The disaster earlier this month has so far claimed 16 lives with at least another 16 people missing.
On Tuesday, the body of a woman was discovered after divers managed to enter a submerged section on the third floor deck of the Concordia.
The victim was found with a life jacket and her body was taken to a mortuary on the mainland.
The ship, carrying more than 4,000 passengers and crew, ran aground and capsized on January 13 after the captain veered from his approved course.
Work on pumping out 500,000 gallons of heavy duty diesel from the wreckage of the stricken vessel has now begun.
The £5m operation to remove the fuel from the ship's 13 double bottomed tanks and ten single bottom tanks is expected to last between four and six weeks.
The captain, Francesco Schettino, is currently under house arrest after he steered his 114,000-ton ship onto rocks close to the island of Giglio allegedly in a ''sail by'' salute to impress a crew member.
His wife, Fabiola Russo, has defended her husband, saying: "He is not a monster" - and she spoke out as calls increased for prosecutors to widen their probe into the disaster.
In an interview with glossy Italian weekly magazine Oggi, Fabiola said there was a witch-hunt against her husband, who is under investigation for multiple manslaughter, abandoning ship and causing a ship wreck.
Fabiola, who lives with Schettino and their 17-year-old daughter in Meta di Sorrento, near Naples, said: "My husband is not a monster. He was always the go-to guy for the crew.

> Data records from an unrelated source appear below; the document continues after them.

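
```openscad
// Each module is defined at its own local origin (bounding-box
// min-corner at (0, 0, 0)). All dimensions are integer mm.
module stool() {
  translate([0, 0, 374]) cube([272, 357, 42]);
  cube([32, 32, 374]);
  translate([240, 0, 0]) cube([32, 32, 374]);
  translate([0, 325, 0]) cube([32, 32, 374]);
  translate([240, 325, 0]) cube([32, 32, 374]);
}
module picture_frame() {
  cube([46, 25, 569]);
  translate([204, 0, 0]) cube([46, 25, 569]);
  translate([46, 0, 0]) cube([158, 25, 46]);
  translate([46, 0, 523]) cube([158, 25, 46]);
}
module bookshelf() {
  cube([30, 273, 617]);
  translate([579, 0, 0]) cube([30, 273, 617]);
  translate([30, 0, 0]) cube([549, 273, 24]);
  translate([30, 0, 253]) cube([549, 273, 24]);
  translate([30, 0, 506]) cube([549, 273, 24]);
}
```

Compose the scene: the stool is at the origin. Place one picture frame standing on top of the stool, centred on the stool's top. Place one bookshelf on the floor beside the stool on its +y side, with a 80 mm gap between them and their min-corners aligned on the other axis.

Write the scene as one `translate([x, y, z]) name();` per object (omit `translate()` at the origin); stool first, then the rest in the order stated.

stool();
translate([11, 166, 416]) picture_frame();
translate([0, 437, 0]) bookshelf();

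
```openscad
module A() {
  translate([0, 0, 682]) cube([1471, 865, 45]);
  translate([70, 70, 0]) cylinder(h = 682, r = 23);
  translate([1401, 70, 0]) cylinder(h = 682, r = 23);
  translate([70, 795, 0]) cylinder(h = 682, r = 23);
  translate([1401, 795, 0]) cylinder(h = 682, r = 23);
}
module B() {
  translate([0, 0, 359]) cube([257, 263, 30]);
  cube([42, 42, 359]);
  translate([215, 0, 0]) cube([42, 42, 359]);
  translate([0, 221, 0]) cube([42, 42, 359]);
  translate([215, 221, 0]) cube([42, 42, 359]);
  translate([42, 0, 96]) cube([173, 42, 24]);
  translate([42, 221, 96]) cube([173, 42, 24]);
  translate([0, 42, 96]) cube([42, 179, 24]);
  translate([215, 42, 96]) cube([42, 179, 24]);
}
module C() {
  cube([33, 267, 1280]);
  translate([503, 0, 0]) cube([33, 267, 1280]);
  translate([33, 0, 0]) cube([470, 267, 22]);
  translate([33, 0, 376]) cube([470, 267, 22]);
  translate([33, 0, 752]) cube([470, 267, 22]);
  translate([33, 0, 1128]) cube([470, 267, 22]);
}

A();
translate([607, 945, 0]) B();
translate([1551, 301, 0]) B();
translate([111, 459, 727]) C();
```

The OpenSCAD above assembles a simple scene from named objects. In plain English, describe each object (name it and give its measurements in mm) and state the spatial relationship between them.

A is a rectangular dining table. The top is 1471×865×45 mm with its upper surface at z = 727 mm. It stands on four round legs of 46 mm diameter, each leg's bounding box inset 47 mm from the nearest pair of top edges, running from the floor to the underside of the top.

B is a four-legged stool. The seat is 257×263 mm, 30 mm thick, top at z = 389 mm. It stands on four square legs, each 42×42 mm in cross-section, from z = 0 to the seat underside, each flush with a corner of the seat. Four stretchers, 42 mm wide and 24 mm tall, connect adjacent legs with their undersides at z = 96 mm, each running between the inner faces of the legs it joins and aligned with the legs' outer faces on the other axis.

C is a bookshelf 536 mm wide overall, 267 mm deep and 1280 mm tall. The two sides are 33 mm thick vertical panels. 4 horizontal shelves of 22 mm thickness span between the inner faces of the sides; the lowest shelf sits on the floor and shelves are stacked with a clear vertical gap of 354 mm between each pair.

Two stools sit around the table at the +y, +x sides. The bookshelf is on top of the table.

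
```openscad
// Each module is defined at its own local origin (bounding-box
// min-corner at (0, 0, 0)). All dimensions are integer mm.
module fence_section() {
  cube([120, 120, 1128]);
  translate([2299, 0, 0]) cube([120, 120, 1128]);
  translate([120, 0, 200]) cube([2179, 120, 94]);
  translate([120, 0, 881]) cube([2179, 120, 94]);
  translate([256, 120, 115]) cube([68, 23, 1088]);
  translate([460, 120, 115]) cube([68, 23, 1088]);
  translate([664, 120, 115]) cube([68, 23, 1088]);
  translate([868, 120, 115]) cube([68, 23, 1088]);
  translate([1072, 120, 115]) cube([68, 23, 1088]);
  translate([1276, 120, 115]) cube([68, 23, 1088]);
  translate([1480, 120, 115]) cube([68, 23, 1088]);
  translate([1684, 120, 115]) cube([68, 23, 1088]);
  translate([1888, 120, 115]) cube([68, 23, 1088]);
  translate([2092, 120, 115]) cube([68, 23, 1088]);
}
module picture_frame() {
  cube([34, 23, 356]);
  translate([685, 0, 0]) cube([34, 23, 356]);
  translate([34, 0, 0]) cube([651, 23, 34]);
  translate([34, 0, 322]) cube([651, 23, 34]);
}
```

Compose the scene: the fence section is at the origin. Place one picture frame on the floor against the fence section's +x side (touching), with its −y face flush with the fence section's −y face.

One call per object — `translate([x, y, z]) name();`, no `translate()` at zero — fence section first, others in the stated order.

fence_section();
translate([2419, 0, 0]) picture_frame();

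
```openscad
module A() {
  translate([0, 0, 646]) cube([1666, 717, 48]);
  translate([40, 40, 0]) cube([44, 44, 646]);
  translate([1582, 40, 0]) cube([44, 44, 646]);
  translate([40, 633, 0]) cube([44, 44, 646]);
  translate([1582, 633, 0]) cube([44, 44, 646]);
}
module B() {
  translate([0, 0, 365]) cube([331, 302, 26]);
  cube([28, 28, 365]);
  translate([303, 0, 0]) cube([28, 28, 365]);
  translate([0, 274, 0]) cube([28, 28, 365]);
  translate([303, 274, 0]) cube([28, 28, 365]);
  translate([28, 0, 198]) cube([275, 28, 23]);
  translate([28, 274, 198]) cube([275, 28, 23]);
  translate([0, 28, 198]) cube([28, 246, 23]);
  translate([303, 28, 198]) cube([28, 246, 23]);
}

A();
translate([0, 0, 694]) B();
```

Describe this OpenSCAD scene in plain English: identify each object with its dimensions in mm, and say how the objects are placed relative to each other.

A is a rectangular dining table. The top is 1666×717×48 mm with its upper surface at z = 694 mm. It stands on four 44×44 mm square legs, each inset 40 mm from the nearest pair of top edges, running from the floor to the underside of the top.

B is a four-legged stool. The seat is 331×302 mm, 26 mm thick, top at z = 391 mm. It stands on four square legs, each 28×28 mm in cross-section, from z = 0 to the seat underside, each flush with a corner of the seat. Four stretchers, 28 mm wide and 23 mm tall, connect adjacent legs with their undersides at z = 198 mm, each running between the inner faces of the legs it joins and aligned with the legs' outer faces on the other axis.

The stool is on top of the table.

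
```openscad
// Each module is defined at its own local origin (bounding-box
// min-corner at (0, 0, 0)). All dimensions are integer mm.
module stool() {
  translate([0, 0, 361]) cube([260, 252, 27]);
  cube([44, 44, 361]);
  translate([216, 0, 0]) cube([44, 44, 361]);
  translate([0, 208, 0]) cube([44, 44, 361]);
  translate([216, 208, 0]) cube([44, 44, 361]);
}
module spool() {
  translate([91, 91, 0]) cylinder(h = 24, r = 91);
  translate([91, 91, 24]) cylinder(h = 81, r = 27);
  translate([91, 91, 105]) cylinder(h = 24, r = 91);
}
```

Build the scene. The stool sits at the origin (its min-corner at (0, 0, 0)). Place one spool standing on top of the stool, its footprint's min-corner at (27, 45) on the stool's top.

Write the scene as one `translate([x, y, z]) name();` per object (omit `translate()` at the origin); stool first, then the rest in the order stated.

stool();
translate([27, 45, 388]) spool();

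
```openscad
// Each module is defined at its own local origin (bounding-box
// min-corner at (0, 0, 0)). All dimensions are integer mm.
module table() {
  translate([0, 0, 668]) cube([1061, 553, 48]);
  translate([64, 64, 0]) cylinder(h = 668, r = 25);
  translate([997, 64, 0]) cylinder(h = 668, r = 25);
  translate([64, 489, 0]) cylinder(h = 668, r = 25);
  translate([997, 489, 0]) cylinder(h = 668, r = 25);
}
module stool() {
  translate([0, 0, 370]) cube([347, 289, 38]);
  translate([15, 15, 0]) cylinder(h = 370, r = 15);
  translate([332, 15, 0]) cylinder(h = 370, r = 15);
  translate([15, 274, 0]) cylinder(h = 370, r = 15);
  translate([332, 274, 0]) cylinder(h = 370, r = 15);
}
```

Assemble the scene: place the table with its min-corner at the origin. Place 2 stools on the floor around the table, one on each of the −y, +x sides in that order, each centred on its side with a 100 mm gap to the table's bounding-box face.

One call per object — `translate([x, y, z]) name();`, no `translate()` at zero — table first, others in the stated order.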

"I am the wife of a seaman, so I am used to doing things on my own. I tackle situations and I resolve them.
"This is a witch-hunt, everyone is out to get my husband. The media has made out he is to blame. He loves ships, he knows all about them and has never stopped studying them, to learn what they are capable of and what their limits are.
"He didn't stop at just sailing ships. That's why for his crew he was always the go-to man, a maestro. He is decisive, stable and lucid, he analyses situations, understands them and then acts.
"At times Francesco seems arrogant because he puts himself above the people he is speaking to and often tells them to shut up. He wasn't in charge of the Concordia by chance, he knows how to do his job but sometimes even those who know how to do their job can make mistakes - that's if he did make a mistake."
Fabiola also revealed how they had once been fined for sailing too close to the shore in their sailing boat and added: "What we really like is canoeing and to row together you need to be in harmony and my husband and I are."
She spoke out as Beniamino Deidda, the prosecutor general of Tuscany, the Italian region Giglio is in, called for attention in the investigation to also focus on the Concordia's owners Costa Cruises.
He said: "For the time being the main focus of attention is the captain, who, it has been shown, was tragically inadequate. But who chose him?
"The lifeboats did not lower properly, the crew didn't know what to do, they were unprepared in dealing with an emergency, wrong orders were given, such as being told to return to cabins.
"The confusion that has emerged shows that there was an incredible lack of attention to safety procedures. Safety should have been rehearsed beforehand. You cannot blame all of this carelessness on the conduct of the captain. That's why this investigation cannot exclude others."